The statute requires an employee, when feasible, to notify the employer of the emergency condition requiring the employee to leave or refuse to report to the workplace or worksite, as specified. If the prior notice is not feasible, the employee must notify the employer "as soon as possible." (Id. at § 1139(c).)

Finally, Section 1139(e) provides: "In any action by a current or former employee that could be brought pursuant to the Labor Code Private Attorneys General Act of 2004 (Part 13 (commencing with Section 2698)) for violations of this chapter, the employer shall have the right to cure alleged violations as set forth in Section 2699.3."


Interestingly, although the bill arose in the midst of the Covid pandemic, it specifically excludes a "health pandemic" from the definition of "emergency condition." Rather, the primary author of the bill, Senator Maria Elena Durazo (District 24), emphasized: "As climate-related disasters increase in intensity and frequency, we must ensure our laws are adequate to protect vulnerable workers." The Senator then cited to a number of situations where workers were required to work under hazardous conditions: (1) domestic workers and gardeners who, during the Getty Fire, were required to continue working in Los Angeles evacuation zones; (2) agricultural workers in Sonoma County who were required to continue picking produce during the Atlas/Tubbs fires; (3) landscapers and housekeepers who were among that 23 lost and 167 injured in the 2018 Montecito debris flow; and (4) Amazon workers and delivery persons who were required to continue working during recent tornadoes in Illinois. According to Senator Durazo, the new law "would enhance workers' protections during natural disasters by providing clear requirements for employers during these emergencies."

Potential Impact of the New Law

One can easily foresee the potential issues raised by the new law, and its impact on employees and employers, as well as the courts.
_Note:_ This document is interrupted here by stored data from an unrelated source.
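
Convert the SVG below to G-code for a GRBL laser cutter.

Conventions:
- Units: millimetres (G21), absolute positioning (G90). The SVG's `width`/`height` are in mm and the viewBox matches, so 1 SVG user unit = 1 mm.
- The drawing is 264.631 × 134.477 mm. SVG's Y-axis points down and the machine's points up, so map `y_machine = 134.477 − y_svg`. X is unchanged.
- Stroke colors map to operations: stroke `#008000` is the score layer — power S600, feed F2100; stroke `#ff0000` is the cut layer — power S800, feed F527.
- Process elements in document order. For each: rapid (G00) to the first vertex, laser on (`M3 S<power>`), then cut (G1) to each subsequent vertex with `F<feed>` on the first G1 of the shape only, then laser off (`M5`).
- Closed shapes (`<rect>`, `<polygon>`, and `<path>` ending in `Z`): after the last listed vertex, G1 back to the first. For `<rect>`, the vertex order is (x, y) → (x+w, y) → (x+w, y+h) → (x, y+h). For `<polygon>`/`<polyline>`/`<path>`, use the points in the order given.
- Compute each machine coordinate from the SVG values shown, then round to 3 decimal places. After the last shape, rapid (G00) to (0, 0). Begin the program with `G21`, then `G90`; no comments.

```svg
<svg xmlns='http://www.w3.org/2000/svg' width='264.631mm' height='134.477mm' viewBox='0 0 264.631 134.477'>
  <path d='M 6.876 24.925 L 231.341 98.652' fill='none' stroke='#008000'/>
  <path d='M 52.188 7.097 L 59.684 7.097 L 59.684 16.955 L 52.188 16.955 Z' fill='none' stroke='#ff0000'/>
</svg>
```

1 u = 1 mm; y_m = 134.477 − y.

[1] `<path>` line segment, #008000→score S600 F2100: (6.876,109.552) → (231.341,35.825)

[2] `<path>` rectangle, #ff0000→cut S800 F527: (52.188,127.380) → (59.684,127.380) → (59.684,117.522) → (52.188,117.522) → (52.188,127.380) (closed)

G21
G90
G00 X6.876 Y109.552
M3 S600
G1 X231.341 Y35.825 F2100
M5
G00 X52.188 Y127.380
M3 S800
G1 X59.684 Y127.380 F527
G1 X59.684 Y117.522
G1 X52.188 Y117.522
G1 X52.188 Y127.380
M5
G00 X0.000 Y0.000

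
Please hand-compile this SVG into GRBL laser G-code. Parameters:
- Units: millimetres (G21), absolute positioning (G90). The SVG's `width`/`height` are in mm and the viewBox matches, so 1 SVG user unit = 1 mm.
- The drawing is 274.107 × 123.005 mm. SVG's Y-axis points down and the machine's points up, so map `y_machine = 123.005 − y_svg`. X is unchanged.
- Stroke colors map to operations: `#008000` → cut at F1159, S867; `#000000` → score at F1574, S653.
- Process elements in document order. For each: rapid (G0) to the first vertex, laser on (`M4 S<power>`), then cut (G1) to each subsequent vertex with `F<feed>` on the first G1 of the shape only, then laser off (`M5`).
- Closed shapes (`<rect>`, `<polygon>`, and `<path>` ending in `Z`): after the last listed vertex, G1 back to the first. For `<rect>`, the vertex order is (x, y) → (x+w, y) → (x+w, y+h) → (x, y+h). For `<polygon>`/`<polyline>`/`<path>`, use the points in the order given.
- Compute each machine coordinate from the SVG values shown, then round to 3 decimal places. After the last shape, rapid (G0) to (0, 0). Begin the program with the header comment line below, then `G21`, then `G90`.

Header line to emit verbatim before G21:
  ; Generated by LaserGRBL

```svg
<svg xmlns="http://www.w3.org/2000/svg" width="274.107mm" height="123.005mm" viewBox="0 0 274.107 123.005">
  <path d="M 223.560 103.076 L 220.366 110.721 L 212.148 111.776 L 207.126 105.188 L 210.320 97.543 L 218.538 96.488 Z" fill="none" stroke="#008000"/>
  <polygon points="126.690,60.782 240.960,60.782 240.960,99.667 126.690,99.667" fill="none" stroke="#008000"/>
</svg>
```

viewBox `0 0 274.107 123.005` with mm width/height → 1 unit = 1 mm. Flip: y_m = 123.005 − y_svg.

**Shape 1** — `<path>` regular polygon, stroke `#008000` → cut (S867, F1159). Machine vertices: (223.560,19.929) → (220.366,12.284) → (212.148,11.229) → (207.126,17.817) → (210.320,25.462) → (218.538,26.517) → (223.560,19.929). Closed: final G1 returns to the first vertex.

**Shape 2** — `<polygon>` rectangle, stroke `#008000` → cut (S867, F1159). Machine vertices: (126.690,62.223) → (240.960,62.223) → (240.960,23.338) → (126.690,23.338) → (126.690,62.223). Closed: final G1 returns to the first vertex.

; Generated by LaserGRBL
G21
G90
G0 X223.560 Y19.929
M4 S867
G1 X220.366 Y12.284 F1159
G1 X212.148 Y11.229
G1 X207.126 Y17.817
G1 X210.320 Y25.462
G1 X218.538 Y26.517
G1 X223.560 Y19.929
M5
G0 X126.690 Y62.223
M4 S867
G1 X240.960 Y62.223 F1159
G1 X240.960 Y23.338
G1 X126.690 Y23.338
G1 X126.690 Y62.223
M5
G0 X0.000 Y0.000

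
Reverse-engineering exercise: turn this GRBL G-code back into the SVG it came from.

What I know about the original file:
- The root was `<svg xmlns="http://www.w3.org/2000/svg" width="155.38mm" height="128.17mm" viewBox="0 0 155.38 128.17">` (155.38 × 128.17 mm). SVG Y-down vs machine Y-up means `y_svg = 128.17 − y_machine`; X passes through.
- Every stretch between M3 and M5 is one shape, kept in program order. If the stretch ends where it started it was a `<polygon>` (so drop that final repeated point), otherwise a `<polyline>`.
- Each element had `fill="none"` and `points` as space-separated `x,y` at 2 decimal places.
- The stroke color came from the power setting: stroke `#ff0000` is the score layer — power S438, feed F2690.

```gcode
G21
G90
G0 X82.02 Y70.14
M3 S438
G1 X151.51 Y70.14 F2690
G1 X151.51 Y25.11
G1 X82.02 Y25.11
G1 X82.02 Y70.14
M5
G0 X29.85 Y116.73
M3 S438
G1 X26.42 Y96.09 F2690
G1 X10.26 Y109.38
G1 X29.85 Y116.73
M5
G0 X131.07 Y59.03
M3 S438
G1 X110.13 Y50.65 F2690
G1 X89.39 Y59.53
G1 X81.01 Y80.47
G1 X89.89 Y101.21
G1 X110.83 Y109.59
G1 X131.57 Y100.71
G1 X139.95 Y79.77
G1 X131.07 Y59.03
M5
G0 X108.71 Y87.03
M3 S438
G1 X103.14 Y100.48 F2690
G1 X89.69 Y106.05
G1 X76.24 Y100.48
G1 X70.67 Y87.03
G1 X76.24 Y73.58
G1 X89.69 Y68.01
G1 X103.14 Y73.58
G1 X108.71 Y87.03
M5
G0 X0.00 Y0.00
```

<svg xmlns="http://www.w3.org/2000/svg" width="155.38mm" height="128.17mm" viewBox="0 0 155.38 128.17">
  <polygon points="82.02,58.03 151.51,58.03 151.51,103.06 82.02,103.06" fill="none" stroke="#ff0000"/>
  <polygon points="29.85,11.44 26.42,32.08 10.26,18.79" fill="none" stroke="#ff0000"/>
  <polygon points="131.07,69.14 110.13,77.52 89.39,68.64 81.01,47.70 89.89,26.96 110.83,18.58 131.57,27.46 139.95,48.40" fill="none" stroke="#ff0000"/>
  <polygon points="108.71,41.14 103.14,27.69 89.69,22.12 76.24,27.69 70.67,41.14 76.24,54.59 89.69,60.16 103.14,54.59" fill="none" stroke="#ff0000"/>
</svg>

y_svg = 128.17 − y_m. Every run uses S438, so all elements get stroke `#ff0000` (score).

[1] closed run; points: 82.02,58.03 151.51,58.03 151.51,103.06 82.02,103.06

[2] closed run; points: 29.85,11.44 26.42,32.08 10.26,18.79

[3] closed run; points: 131.07,69.14 110.13,77.52 89.39,68.64 81.01,47.70 89.89,26.96 110.83,18.58 131.57,27.46 139.95,48.40

[4] closed run; points: 108.71,41.14 103.14,27.69 89.69,22.12 76.24,27.69 70.67,41.14 76.24,54.59 89.69,60.16 103.14,54.59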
For example, issues will certainly arise as to whether a particular event or condition is considered an "emergency condition" which would trigger the law's protections and requirements. In particular, what is considered a "disaster" or "extreme peril to the safety of persons or property?" What is considered a "natural force?" Moreover, given the nature of the situations to which this law is intended to apply - urgent conditions - employers will find it difficult to timely assess the situation without the assistance of counsel and will need to depend on the judgment and training of lower-level managers to adequately respond in such situations, risking liability.

The "reasonable belief" requirement will certainly be the subject of dispute. What is considered a "real" danger of death or "serious" injury? Although the statute is written to apply an objective standard for an employee's reasonable belief, how will that standard apply to employees with certain susceptibilities, either physical or mental?

Since an employee is not required to provide advance notice of leaving unless "feasible," employers may be left vulnerable if an employee leaves work without notice. The policy could also result in abuse of no cell phone use policies, although one would hope the policy will only be raised in the event of a true emergency.

In this era of remote-working, is an employee's home considered a "workplace" or "worksite" and, furthermore, does the law apply to dangerous conditions at a remote-working employee's home even though no "order to evacuate" has been issued?

Will standard liability insurance policies provide coverage to employers for alleged violations of the law?

Undoubtedly, these questions and more will be decided by the courts, which will likely become inundated with cases alleging violations of the law - including class actions and PAGA claims - since violation of this law carries liability under the Private Attorneys General Act. Although employers are permitted a cure, it is not clear how one would "cure" a failure to let the employee leave, although adverse employment actions taken in retaliation may be "cured."